Povre je suys, dés ma jeunesse,
De povre et de petite extrace.
Mon pere n’euct oncq grant richesse,
Ne son ayeul, nommé Erace.
(…) »
(Œuvres de François Villon par Paul Lacroix, pages 74 et 75)
Il garda toute sa vie, beaucoup d’amour et de respect pour son père et sa mère, comme il l’écrit dans ses poèmes :
« XXXVIII.
Si ne suis, bien le considere,
Filz d’ange, portant dyademe
D’estoille ne d’autre sydère.
Mon père est mort, Dieu en ayt l’ame!
Quant est du corps, il gyst soubz lame...
(…) »
(Œuvres de François Villon par Paul Lacroix, page 76)
Son père est mort très tôt.

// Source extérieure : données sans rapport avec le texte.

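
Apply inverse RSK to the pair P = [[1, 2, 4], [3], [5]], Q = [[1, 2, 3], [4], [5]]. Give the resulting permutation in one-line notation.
Reverse the RSK construction: for i from n down to 1, find the cell of Q containing i, remove the entry at that cell from P, and reverse-bump it up through P; the value ejected from row 1 is w(i).

Step i=5: Q has 5 at row 3, column 1; remove 5 from row 3 of P and reverse-bump: 5 enters row 2 and ejects 3; 3 enters row 1 and ejects 2. So w(5) = 2. P is now [[1, 3, 4], [5]].
Step i=4: Q has 4 at row 2, column 1; remove 5 from row 2 of P and reverse-bump: 5 enters row 1 and ejects 4. So w(4) = 4. P is now [[1, 3, 5]].
Step i=3: Q has 3 at row 1, column 3; remove that cell from P, ejecting 5. So w(3) = 5. P is now [[1, 3]].
Step i=2: Q has 2 at row 1, column 2; remove that cell from P, ejecting 3. So w(2) = 3. P is now [[1]].
Step i=1: Q has 1 at row 1, column 1; remove that cell from P, ejecting 1. So w(1) = 1. P is now [].

So w = 1 3 5 4 2.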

Sa mère illettrée a vécu longtemps puisqu’elle était paroissienne d’une église quand Villon a écrit le Grand Testament, à plus de trente ans. (Auguste Longnon, Étude biographique sur François Villon, page 31). Il a célébré sa mère comme dans « BALLADE QUE VILLON FEIT A LA REQUESTE DE SA MÈRE, POUR PRIER NOSTRE-DAME », en se mettant à sa place :
« (…)
Femme je suis povrette et ancienne,
Qui riens ne sçay, oncques lettre ne leuz;
Au monstier voy dont suis parroissienne,
Paradis painct, où sont harpes et luz,
Et ung enfer où damnez sont boulluz:
L’ung me faict paour, l’autre joye et liesse.
(…) »
(Œuvres de François Villon par Paul Lacroix, page 76)
François Villon a été élevé par Maître Guillaume de Villon, personne d’importance : « prestre, exécuteur testamentaire », (Marcel Schwob, Villon François, page 114), chapelain de l’église collégiale de Saint-Benoît le Bétourné, à qui il doit son nom :
« LXXVII.
Item, et à mon plus que père
Maistre Guillaume de Villon,
Qui m’a esté plus doulx que mère
(…) »
(Œuvres de François Villon par Paul Lacroix, page 109)

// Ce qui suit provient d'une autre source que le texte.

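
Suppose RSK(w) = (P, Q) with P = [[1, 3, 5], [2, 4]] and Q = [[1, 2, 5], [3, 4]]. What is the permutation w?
Reverse the RSK construction: for i from n down to 1, find the cell of Q containing i, remove the entry at that cell from P, and reverse-bump it up through P; the value ejected from row 1 is w(i).

Step i=5: Q has 5 at row 1, column 3; remove that cell from P, ejecting 5. So w(5) = 5. P is now [[1, 3], [2, 4]].
Step i=4: Q has 4 at row 2, column 2; remove 4 from row 2 of P and reverse-bump: 4 enters row 1 and ejects 3. So w(4) = 3. P is now [[1, 4], [2]].
Step i=3: Q has 3 at row 2, column 1; remove 2 from row 2 of P and reverse-bump: 2 enters row 1 and ejects 1. So w(3) = 1. P is now [[2, 4]].
Step i=2: Q has 2 at row 1, column 2; remove that cell from P, ejecting 4. So w(2) = 4. P is now [[2]].
Step i=1: Q has 1 at row 1, column 1; remove that cell from P, ejecting 2. So w(1) = 2. P is now [].

So w = 2 4 1 3 5.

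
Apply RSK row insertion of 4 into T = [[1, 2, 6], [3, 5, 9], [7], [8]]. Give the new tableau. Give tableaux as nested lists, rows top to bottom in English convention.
In row 1, 4 replaces 6 (the leftmost entry greater than 4); 6 is bumped to row 2. In row 2, 6 replaces 9 (the leftmost entry greater than 6); 9 is bumped to row 3. 9 is appended to row 3. The new tableau is [[1, 2, 4], [3, 5, 6], [7, 9], [8]].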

Il réussit son baccalauréat en 1450 (ou en 1449 selon Marcel Schwob, page 38) et obtient une maîtrise ès arts en 1452 à l’Université de Paris. (Jules de Marthold, Le Jargon de François Villon, page 26) Mais on ne sait pas si « Le Legs » qu’il s’attribue, n’est pas une plaisanterie de Villon. Parallèlement il mène une vie de bohême ; il connaît l’amour mais nous propose divers noms dans ses poèmes : Denise, Roze, Katherine de Vauzelles. Il fréquente les tripots, les maisons closes ce qui lui attire bien des ennuis ; sa « Ballade de la Grosse Margot » nous montre bien la vie de ce poète alors. D’après ses écrits, il semblerait que Villon ait beaucoup dépensé pour les femmes sans en avoir les avantages ; il eut beaucoup de désillusion et même des avanies par vengeance, accusation, passage en justice, condamnation par exemple à être battu au fouet. Avec l’âge, il regrette son mode de vie mais garde rancune envers sa cruelle maîtresse. (Œuvres complètes de Villon par Pierre Jannet, pages VIII et IX)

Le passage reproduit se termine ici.